Quando chegou à suíte do hotel Excelsior para a entrevista com o repórter da ''Folha'', no último Festival de Veneza, a primeira frase de Denzel Washington foi: ''Sorry, mas sobre qual filme mesmo nós vamos conversar?'' A dúvida e a confusão eram justificadas, já que o ator promovia por lá seus dois mais recentes trabalhos, ''Chamas da Vingança'' e ''Sob o Domínio do Mal''. Pena que, por causa de um acordo da produtora com a mostra veneziana, todas as entrevistas ficaram restritas somente ao primeiro, o ''thriller'' recém-lançado no Brasil, ficando de fora o segundo, justamente o melhor. Que é este que entrou ontem em cartaz (veja a programação de cinema na página 2). É um filme tão necessário (e agora urgente) quanto o original, realizado há 42 anos. E quase tão bom quanto sua fonte, ainda hoje exemplo de grande cinema político.
Inquietante dentro de seu perfil de modernidade, ''Sob o Domínio do Mal'' não conta nenhuma novidade que já não se soubesse ou se intuísse sobre a política que se pratica nos Estados Unidos. Trata-se de um remake da clássica obra-prima de 1962 dirigida por um dos sólidos talentos daquele período, John Frankenheimer, da mesma geração liberal de gente combativa posicionada mais à esquerda, todos egressos da televisão, gente do calibre de um Arthur Penn (''Bonnie and Clyde'') e Sidney Lumet (''Doze Homens e Uma Sentença'').
Naquele filme, providencialmente já disponível em boa cópia em DVD, um roteiro com afiada lâmina de bisturi fazia uma incisão crítica profunda e certeira nos mecanismos da guerra fria. Durante o conflito armado da Coréia, militares americanos eram submetidos à lavagem cerebral. De volta aos EUA como heróis de guerra, eram então programados para cumprir ordens comunistas de sabotagem, mediante hipnose. Como, por exemplo, assassinar políticos liberais influentes. Quem controla um deles é a própria mãe incestuosa, espiã comunista que a maravilhosa Ângela Lansbury transformou na mãe de todos monstros. O filme dispara tanto à esquerda quanto à direita, e é esta posição de independência ideológica, somente à serviço da denúncia da paranóia, o grande diferencial. A versão de Frankenheimer também fascinava pela química empregada, um mix explosivo de realidade e simbolismo com pitadas de fantástico.

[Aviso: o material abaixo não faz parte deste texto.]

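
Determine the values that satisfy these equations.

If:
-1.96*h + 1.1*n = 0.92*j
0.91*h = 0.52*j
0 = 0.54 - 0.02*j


Then:
h = 15.43
j = 27.00
n = 50.07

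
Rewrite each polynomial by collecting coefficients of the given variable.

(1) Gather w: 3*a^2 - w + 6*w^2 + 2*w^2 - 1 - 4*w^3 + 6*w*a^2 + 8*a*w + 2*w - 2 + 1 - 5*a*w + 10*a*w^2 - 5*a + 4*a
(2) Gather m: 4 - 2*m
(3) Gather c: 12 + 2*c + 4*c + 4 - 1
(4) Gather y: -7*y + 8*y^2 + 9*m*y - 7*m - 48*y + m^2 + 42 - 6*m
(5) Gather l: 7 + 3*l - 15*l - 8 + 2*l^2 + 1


(1) = 3*a^2 - a - 4*w^3 + w^2*(10*a + 8) + w*(6*a^2 + 3*a + 1) - 2
(2) = 4 - 2*m
(3) = 6*c + 15
(4) = m^2 - 13*m + 8*y^2 + y*(9*m - 55) + 42
(5) = 2*l^2 - 12*l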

E agora, o que temos? Graças a um diretor como Jonathan Demme (''O Silêncio dos Inocentes'') e a um roteiro engenhoso que alterou boa parte do original mas não traiu aquele espírito conspiratório, a versão 2004 de ''Sob o Domínio do Mal'' é boa. O Kuwait substituiu a Coréia e o inimigo já não é mais ameaça externa (russos ou chineses), mas está alojado no próprio coração do sistema, onde é cada vez mais poderosa a influência das grandes corporações industriais, financeiras e militares. E em lugar de prosaicas lavagens cerebrais feitas a meio século, sofisticados microimplantes cirúrgicos.
Denzel Washington é o veterano da Guerra do Golfo atormentado pelo pesadelo de sua quase morte em batalha, evitada pela coragem de um oficial, hoje influente político em ascensão (Liev Schreiber) graças ao marketing doméstico e público a cargo da supermãe Mery Streep, senadora influente e maquiavélica - quase à altura da genialidade de Ângela Lansbury. A partir deste triângulo e da convicção forjada a sangue e ferro retorcido nesta era Bush, o diretor Demme devassa o estado de paranóia que nos Estados Unidos é impulsionado a partir de várias frentes. A convicção é de que nada é confiável, especialmente nos círculos onde se luta pelo poder. Esta refilmagem e seu relançamento neste momento da História somente reforçam todas as evidências catalogadas por Michael Moore e tantos outros investigadores denunciando hoje a doutrina Bush. Pode não ser muito original, mas é sempre válido e relevante, além de provocar reflexão e oferecer bom material de análise para persistir um bom tempo após a projeção.